Remind yourself, as you do this, that this isn't about judging yourself critically. Everyone I know who does this admits that a lot of the time, the underlying intention is not the noble thing we want it to be. I'll bring to mind a project I'm working on at Bungie, secretly hoping to see a pure, selfless intention, and what comes up will be, "Huh, I'm angry at that one guy who I think is smug and actually part of why I'm working on this is I want to see him proven wrong."
But also remind yourself that intention is rarely a single thing. The longer you sit, the more will arise. Here's the second metaphor: seeing your intention is like watching animals at the zoo. When I start this, the first things that come up are the strong, volatile stuff. It usually looks something like this:
Anger, pride, insecurity, sorrow. It can be startling and sometimes difficult, but just like animals at the zoo even if your gut reaction is terror, the reality is they can't actually hurt you. It takes bravery to stay still in the face of all this, but if you do, eventually those vicious animals get bored and wander off. And when they do, more stuff comes up, subtler, quieter stuff. They are timid creatures, too shy to share space with the angry ones, and too quiet to be heard over the roar. As the strong emotions start to settle down I'll usually start to feel a peace, a relaxed kind of sweetness, a sense of my heart breaking at the beauty surrounding it all. This is the part of me whose intention is caring and love, the part that wants to do the work because it is helpful and can yield joy.
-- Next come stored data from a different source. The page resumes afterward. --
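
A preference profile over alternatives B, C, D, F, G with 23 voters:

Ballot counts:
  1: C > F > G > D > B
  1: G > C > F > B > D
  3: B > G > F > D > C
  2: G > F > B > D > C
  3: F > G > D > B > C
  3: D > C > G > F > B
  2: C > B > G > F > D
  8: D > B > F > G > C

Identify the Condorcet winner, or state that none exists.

Check each pair by majority over 23 ballots:
B vs C: B wins 16–7.
B vs D: D, 15–8.
B vs F: B wins 13–10.
B–G: B 13–10.
C–D: D 19–4.
C vs F: F wins 16–7.
C vs G: G, 17–6.
D vs F: F, 12–11.
D vs G: G wins 12–11.
F vs G: F, 12–11.
Every alternative loses at least once (B loses to D; C loses to B; D loses to F; F loses to B; G loses to B). The majority relation contains the cycle B > F > D > B, so there is no Condorcet winner.

none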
When you get in touch with this side, an amazing thing becomes very obvious: you'll realize it feels good. It's a wonderful feeling, an expansive sense of joy and love and gratitude. When you're in this state of mind, it's very apparent that the way we normally are, with more aggressive emotions, is simply unpleasant. It's tense, it closes down the mind, it focuses us on judgment and negativity.
As you do this practice over and over, that state of joy and gratitude starts to get more familiar. At first it might feel revelatory or cathartic, which is very pleasant, but then you keep doing it so it stops feeling revelatory and starts feeling normal. It becomes more accessible. You can more readily bring that state to mind. You experience first-hand how much more successful your actions are when you're in that state, how they don't cause collateral damage and don't leave you with the hangover of regret.
Like most things, this is not a practice you finish. If you start doing this today, in ten years maybe you'll be in touch with your intention 1% of the time. But that's not really the point. You'll have more patience with yourself, and you'll have tools for working with tough situations. You'll have a much healthier set of habitual responses, and you'll know that state of acting, every so often, from a place of compassion and loving-kindness.